Kepastian itu didapat setelah skuad Garuda bermain imbang 1-1 melawan Singapura pada pertandingan terakhir Grup A di Stadion Jalan Besar, Jumat (7/8/2026) malam.
Gol Timnas Indonesia dicetak oleh Ragnar Oratmangoen pada menit ke-47, lalu Singapura berhasil membalas melalui Ilhan Fandi pada menit ke-66.
Hasil imbang membuat Timnas Indonesia tidak mampu mengamankan tiket ke babak semifinal.
Vietnam keluar sebagai juara Grup A dengan 10 poin, sedangkan Singapura berada di posisi kedua dengan delapan poin. Keduanya berhak lolos ke empat besar.

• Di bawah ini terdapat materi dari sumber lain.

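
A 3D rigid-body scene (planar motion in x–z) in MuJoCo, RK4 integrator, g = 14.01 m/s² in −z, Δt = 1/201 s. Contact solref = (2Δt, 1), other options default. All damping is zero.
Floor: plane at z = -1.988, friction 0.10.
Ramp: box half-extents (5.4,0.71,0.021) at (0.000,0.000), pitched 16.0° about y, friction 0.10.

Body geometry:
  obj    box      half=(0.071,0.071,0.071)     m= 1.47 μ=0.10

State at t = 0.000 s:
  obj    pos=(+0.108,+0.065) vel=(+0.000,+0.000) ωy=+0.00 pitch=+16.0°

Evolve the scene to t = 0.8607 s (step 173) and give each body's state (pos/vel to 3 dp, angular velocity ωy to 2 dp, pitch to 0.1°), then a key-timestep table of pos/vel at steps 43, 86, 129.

State at t = 0.8607 s:
  obj    pos=(+1.003,-0.192) vel=(+2.092,-0.537) ωy=+0.00 pitch=+16.0°

Key-timestep trajectory:
   step    t(s)  obj.x    obj.z    obj.vx   obj.vz 
     43  0.2139   +0.163  +0.049  +0.513  -0.172
     86  0.4279   +0.329  +0.001  +1.038  -0.279
    129  0.6418   +0.606  -0.078  +1.557  -0.413


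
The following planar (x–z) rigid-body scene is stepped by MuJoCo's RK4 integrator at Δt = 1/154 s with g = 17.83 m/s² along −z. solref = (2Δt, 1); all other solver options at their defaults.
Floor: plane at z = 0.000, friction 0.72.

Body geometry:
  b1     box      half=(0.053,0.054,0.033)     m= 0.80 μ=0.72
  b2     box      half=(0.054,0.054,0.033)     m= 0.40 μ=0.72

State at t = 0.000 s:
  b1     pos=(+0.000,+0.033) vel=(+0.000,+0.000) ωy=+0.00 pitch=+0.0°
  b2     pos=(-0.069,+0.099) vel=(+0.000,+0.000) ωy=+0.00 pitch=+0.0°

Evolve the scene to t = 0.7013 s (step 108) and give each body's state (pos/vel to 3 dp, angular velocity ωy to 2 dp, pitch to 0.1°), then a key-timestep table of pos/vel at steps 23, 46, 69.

State at t = 0.7013 s:
  b1     pos=(+0.000,+0.033) vel=(+0.000,+0.000) ωy=+0.00 pitch=+0.0°
  b2     pos=(-0.122,+0.054) vel=(+0.000,+0.000) ωy=+0.00 pitch=-90.0°

Key-timestep trajectory:
   step    t(s)  b1.x    b1.z    b1.vx   b1.vz   b2.x    b2.z    b2.vx   b2.vz 
     23  0.1494   +0.000  +0.033  +0.000  +0.000   -0.103  +0.059  -0.530  +0.000
     46  0.2987   +0.000  +0.033  +0.000  +0.000   -0.139  +0.061  +0.058  -0.015
     69  0.4481   +0.000  +0.033  +0.000  +0.000   -0.120  +0.055  -0.147  -0.074


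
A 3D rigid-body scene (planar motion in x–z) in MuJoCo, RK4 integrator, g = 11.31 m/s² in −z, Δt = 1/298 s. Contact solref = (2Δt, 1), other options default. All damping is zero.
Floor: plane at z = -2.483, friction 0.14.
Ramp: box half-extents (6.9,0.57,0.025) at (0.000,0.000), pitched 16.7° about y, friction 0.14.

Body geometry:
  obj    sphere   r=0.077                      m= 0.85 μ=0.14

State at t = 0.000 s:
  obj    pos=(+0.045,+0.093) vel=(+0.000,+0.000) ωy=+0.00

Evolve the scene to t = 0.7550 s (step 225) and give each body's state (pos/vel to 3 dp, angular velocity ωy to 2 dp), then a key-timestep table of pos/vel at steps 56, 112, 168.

State at t = 0.7550 s:
  obj    pos=(+0.679,-0.097) vel=(+1.679,-0.504) ωy=+22.76

Key-timestep trajectory:
   step    t(s)  obj.x    obj.z    obj.vx   obj.vz 
     56  0.1879   +0.084  +0.081  +0.418  -0.125
    112  0.3758   +0.202  +0.046  +0.836  -0.251
    168  0.5638   +0.398  -0.013  +1.254  -0.376


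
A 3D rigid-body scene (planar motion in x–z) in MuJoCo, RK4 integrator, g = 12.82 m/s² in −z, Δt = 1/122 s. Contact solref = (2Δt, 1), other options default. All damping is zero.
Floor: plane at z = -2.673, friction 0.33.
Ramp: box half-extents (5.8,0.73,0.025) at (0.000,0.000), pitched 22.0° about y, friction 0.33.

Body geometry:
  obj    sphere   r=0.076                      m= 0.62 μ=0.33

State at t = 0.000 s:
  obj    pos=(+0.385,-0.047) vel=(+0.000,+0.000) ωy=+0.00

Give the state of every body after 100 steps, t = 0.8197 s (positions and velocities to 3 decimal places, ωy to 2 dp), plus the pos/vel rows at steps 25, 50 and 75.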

Kapten Timnas Indonesia, Rizky Ridho, tidak menutupi rasa kecewanya setelah hanya bisa bermain imbang melawan Singapura.
Pemain Persija Jakarta tersebut turut menyampaikan permintaan maaf kepada para suporter yang telah memberikan dukungan sepanjang turnamen.
"Kami kecewa dan suporter juga pastinya lebih kecewa dari kami. Saya mohon maaf," ujar Ridho dalam wawancara seusai pertandingan dengan stasiun televisi pemegang hak siar.
Baca juga: Erick Thohir Buka Suara usai Timnas Indonesia Gagal ke Semifinal Piala AFF 2026
Ridho menyadari masih banyak hal yang harus dibenahi setelah hasil mengecewakan di Piala AFF 2026.
Selain meminta maaf, Ridho juga menyampaikan apresiasi kepada suporter yang tetap memberikan dukungan kepada Timnas Indonesia.
"Mungkin akan kami lihat lagi evaluasi yang perlu dilakukan di FIFA ASEAN Cup."
"Terima kasih banyak kalian selalu setia dengan kami. Maaf karena kami telah mengecewakan semoga waktunya yang akan datang sama-sama akan kita rayakan," tambah Ridho.
Baca juga: Timnas Indonesia Gagal ke Semifinal Piala AFF 2026: Bukan Hanya VAR, Performa Garuda Jadi Evaluasi
Kegagalan Piala AFF 2026 menambah catatan buruk Timnas Indonesia di turnamen sepak bola antarnegara Asia Tenggara tersebut.
Timnas Indonesia kini sudah enam kali gagal melewati fase grup. Kegagalan serupa sebelumnya terjadi pada edisi 2006, 2012, 2014, 2018, dan 2024.
Selain enam kali terhenti di fase grup, Timnas Indonesia juga mengalami nasib kurang beruntung saat berlaga di Piala AFF.
Skuad Garuda sudah enam kali mencapai final, yakni pada 2000, 2002, 2004, 2010, 2016, dan 2020.
Namun, seluruh kesempatan yang didapat Timnas Indonesia tersebut selalu berakhir dengan status runner-up.
Jadi jika ditarik ke belakang sejak turnamen pertama kali digelar pada 1996 dengan nama Piala Tiger, Timnas Indonesia ironisnya belum pernah sekalipun mengangkat trofi juara.